I will need extra rest. It will be difficult. Tomorrow will be difficult. The rest of tonight will be difficult.
This kind of Insomnia is extreme. I haven’t had this kind of insomnia in years. Previously it was a regular occurrence. Before Jack and Fiona were born. Before I was introduced to Klonopin, Anti-Depressants, or Anti-Panic pills. Those did the trick, they quelled my restless nights.
It’s been six months that I’ve been completely off my anti-depressants. I haven’t had anything that would definitely put me to sleep around the house in months. I do pretty good.
I feel like my body is slipping back into its old ways.
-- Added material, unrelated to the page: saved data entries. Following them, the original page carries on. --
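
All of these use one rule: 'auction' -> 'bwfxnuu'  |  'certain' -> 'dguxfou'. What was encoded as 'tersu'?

In auction: a→b is +1, u→w is +2, c→f is +3, t→x is +4 — the shift increases by 1 each position. Letter i (0-indexed) is shifted by i+1, so successive shifts are 1, 2, 3, ….
Decoding tersu: t−1=s, e−2=c, r−3=o, s−4=o, u−5=p.

scoop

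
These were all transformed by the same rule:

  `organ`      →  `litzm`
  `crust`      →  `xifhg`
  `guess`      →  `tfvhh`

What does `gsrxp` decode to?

thick

Each pair mirrors across the alphabet (o↔l, r↔i, g↔t): positions sum to 25. This is the alphabet-reversal cipher (Atbash): a becomes z, b becomes y, etc.
Undoing it on gsrxp: g↔t, s↔h, r↔i, x↔c, p↔k.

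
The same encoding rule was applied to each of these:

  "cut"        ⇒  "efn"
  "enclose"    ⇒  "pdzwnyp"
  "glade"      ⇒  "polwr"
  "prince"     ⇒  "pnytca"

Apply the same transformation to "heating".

rytelps

The output letters match the input read backwards, each shifted +11: cut reversed is tuc. Two steps: reverse the string, then apply a Caesar shift of +11.
For heating: reverse → gnitaeh; then shift: g+11=r, n+11=y, i+11=t, t+11=e, a+11=l, e+11=p, h+11=s.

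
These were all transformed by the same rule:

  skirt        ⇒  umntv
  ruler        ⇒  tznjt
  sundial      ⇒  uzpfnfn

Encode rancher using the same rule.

The shift depends on letter class: consonant s→u is +2, but vowel i→n is +5. The rule splits by letter class: vowels +5, consonants +2.
On rancher: r(cons)+2=t, a(vowel)+5=f, n(cons)+2=p, c(cons)+2=e, h(cons)+2=j, e(vowel)+5=j, r(cons)+2=t.

tfpejjt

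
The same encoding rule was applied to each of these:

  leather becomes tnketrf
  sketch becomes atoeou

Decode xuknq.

place

Each letter shifts forward by (position + 8), i.e. 8, 9, 10, … — the shift grows by one for each successive letter.
Decoding xuknq: x−8=p, u−9=l, k−10=a, n−11=c, q−12=e.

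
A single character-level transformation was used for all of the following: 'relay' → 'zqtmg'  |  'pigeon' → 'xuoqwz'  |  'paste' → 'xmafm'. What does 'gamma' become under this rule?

Shifts by position in relay: pos 0: r→z (+8), pos 1: e→q (+12), pos 2: l→t (+8), pos 3: a→m (+12) — repeating every 2. It's a Vigenère-style cipher with numeric key [8,12]: position i shifts by key[i mod 2].
Applying it to gamma: g+8=o, a+12=m, m+8=u, m+12=y, a+8=i.

omuyi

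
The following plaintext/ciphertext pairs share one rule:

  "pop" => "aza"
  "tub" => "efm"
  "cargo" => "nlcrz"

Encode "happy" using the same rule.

Compare letters: p→a is +11, o→z is +11, p→a is +11 — a constant shift. Each letter is shifted forward by 11 in the alphabet (a Caesar shift of +11).
Applying it to happy: h+11=s, a+11=l, p+11=a, p+11=a, y+11=j.

slaaj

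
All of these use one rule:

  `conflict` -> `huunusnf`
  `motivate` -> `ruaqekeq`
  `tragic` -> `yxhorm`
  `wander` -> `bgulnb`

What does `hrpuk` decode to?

climb

The shift increases by 1 at each position, starting from +5: 5, 6, 7, ….
Reversing it on hrpuk: h−5=c, r−6=l, p−7=i, u−8=m, k−9=b.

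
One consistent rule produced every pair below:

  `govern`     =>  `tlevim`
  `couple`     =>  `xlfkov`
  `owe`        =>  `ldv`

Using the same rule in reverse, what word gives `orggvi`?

Each pair mirrors across the alphabet (g↔t, o↔l, v↔e): positions sum to 25. This is the alphabet-reversal cipher (Atbash): a becomes z, b becomes y, etc.
Decoding orggvi: o↔l, r↔i, g↔t, g↔t, v↔e, i↔r.

litter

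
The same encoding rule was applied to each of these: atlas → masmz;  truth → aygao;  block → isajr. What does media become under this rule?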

It’s natural ways.
At the end of taking my anti-depressants I was having hot flashes, my cycles had stopped, I felt like I was going through Menopause.
Since I stopped taking them, the hot flashes have completely stopped. My cycle is returning to normal. Instead of hot flashes I’m back to PMS and insomnia.
There is probably no correlation between the two. I am old enough to be going through perimenopause.
Thats what this is.
I think I need to take care of myself. Not worry about how the babysitter, my husband, and our neighbors who we were to meet for drinks and dinner will feel. I still feel bad. It’s 1:30 A.M. I definitely won’t get enough sleep.
Part of me wants to go to my studio, part of me wants to take a hot bath. I don’t want to lay down again until I can fall asleep.
The fridge hums. My body feels stiff and achy. I hope everybody forgives me and understands.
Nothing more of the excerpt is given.